Tuesday, December 16th, 2025

Ahead of Zelenskyy meeting, Trump shows signs he might not be ready to send Kyiv Tomahawk missiles



WASHINGTON, DC: President Donald Trump is set to host Ukrainian President Volodymyr Zelenskyy at the White House on Friday, as the U.S. leader signals he is not yet ready to approve Kyiv’s request for long-range missile systems.

The meeting comes a day after Trump held a lengthy phone call with Russian President Vladimir Putin to discuss the ongoing conflict in Ukraine.

In recent days, Trump had appeared open to selling Tomahawk cruise missiles to Ukraine, weapons capable of striking targets up to 995 miles (1,600 kilometers) away, even as Putin warned that such a move would severely strain relations between Washington and Moscow.

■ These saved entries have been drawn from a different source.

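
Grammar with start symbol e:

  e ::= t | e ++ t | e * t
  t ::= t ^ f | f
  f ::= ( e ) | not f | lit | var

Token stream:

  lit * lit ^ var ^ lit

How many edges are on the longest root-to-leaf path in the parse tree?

5

[e [e [t [f lit]]] * [t [t [t [f lit]] ^ [f var]] ^ [f lit]]]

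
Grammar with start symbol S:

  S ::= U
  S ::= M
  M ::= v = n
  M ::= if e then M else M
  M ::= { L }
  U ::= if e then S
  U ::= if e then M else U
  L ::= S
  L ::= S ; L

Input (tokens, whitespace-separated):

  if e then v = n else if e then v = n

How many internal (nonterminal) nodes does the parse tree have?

6

[S [U if e then [M v = n] else [U if e then [S [M v = n]]]]]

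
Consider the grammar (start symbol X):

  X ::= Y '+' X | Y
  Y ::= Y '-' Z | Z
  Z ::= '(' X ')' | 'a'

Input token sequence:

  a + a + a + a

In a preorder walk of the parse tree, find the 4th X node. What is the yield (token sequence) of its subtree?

a

[X [Y [Z a]] + [X [Y [Z a]] + [X [Y [Z a]] + [X [Y [Z a]]]]]]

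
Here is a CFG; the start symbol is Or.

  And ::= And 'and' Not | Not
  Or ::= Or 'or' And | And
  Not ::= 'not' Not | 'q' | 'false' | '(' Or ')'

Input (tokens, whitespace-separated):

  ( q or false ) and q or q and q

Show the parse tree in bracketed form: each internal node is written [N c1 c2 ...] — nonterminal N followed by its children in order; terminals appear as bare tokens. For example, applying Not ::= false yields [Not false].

[Or [Or [And [And [Not ( [Or [Or [And [Not q]]] or [And [Not false]]] )]] and [Not q]]] or [And [And [Not q]] and [Not q]]]

Or
Or or And
And or And
And and Not or And
Not and Not or And
( Or ) and Not or And
( Or or And ) and Not or And
( And or And ) and Not or And
( Not or And ) and Not or And
( q or And ) and Not or And
( q or Not ) and Not or And
( q or false ) and Not or And
( q or false ) and q or And
( q or false ) and q or And and Not
( q or false ) and q or Not and Not
( q or false ) and q or q and Not
( q or false ) and q or q and q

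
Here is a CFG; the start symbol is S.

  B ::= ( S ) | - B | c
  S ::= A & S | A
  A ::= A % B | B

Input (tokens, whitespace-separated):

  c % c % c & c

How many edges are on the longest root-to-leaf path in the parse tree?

5

[S [A [A [A [B c]] % [B c]] % [B c]] & [S [A [B c]]]]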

But after Thursday’s call, Trump appeared to soften his stance.

“We need Tomahawks for the United States of America too,” Trump told reporters. “We have a lot of them, but we need them. I mean, we can’t deplete our country.”

Zelenskyy has been urging the U.S. to supply long-range missiles that would allow Ukrainian forces to hit deep inside Russian territory, targeting military facilities, energy infrastructure, and logistics hubs. He argues that such capabilities could pressure Putin to take Trump’s push for direct negotiations more seriously.

However, Putin cautioned Trump that providing Kyiv with the Tomahawks “won’t change the situation on the battlefield, but would cause substantial damage to the relationship between our countries,” according to Yuri Ushakov, the Kremlin’s foreign policy adviser.

Friday’s meeting will mark the fourth face-to-face encounter between Trump and Zelenskyy since the Republican returned to office in January, and their second in less than a month.

Trump said he will soon meet Putin in Budapest, Hungary, to continue discussions on ending the war. The two leaders also agreed that senior aides, including Secretary of State Marco Rubio, would meet next week at an undisclosed location.

After helping broker a ceasefire and hostage deal between Israel and Hamas, Trump has made ending the war in Ukraine his top foreign policy goal and expressed growing optimism about achieving it.

Yet frustrations have surfaced. Last month, Trump suggested that Ukraine could reclaim all occupied territories, a major shift from his earlier calls for Kyiv to accept territorial concessions to secure peace.

Despite promising during his 2024 campaign to end the war “quickly,” Trump’s diplomatic efforts have faltered since an intense round of talks in August that included a summit with Putin in Alaska and a White House meeting with Zelenskyy and European allies.

Trump had hoped those meetings would pave the way for direct negotiations between Zelenskyy and Putin. But the Russian leader has shown no willingness to meet his Ukrainian counterpart, instead intensifying missile strikes across Ukraine.

After Thursday’s call, Trump adopted a more neutral tone toward both sides, describing the conversation as “very productive” and suggesting that indirect talks might be necessary.

“They don’t get along too well, those two,” Trump said. “So we may do something where we’re separate — separate but equal.”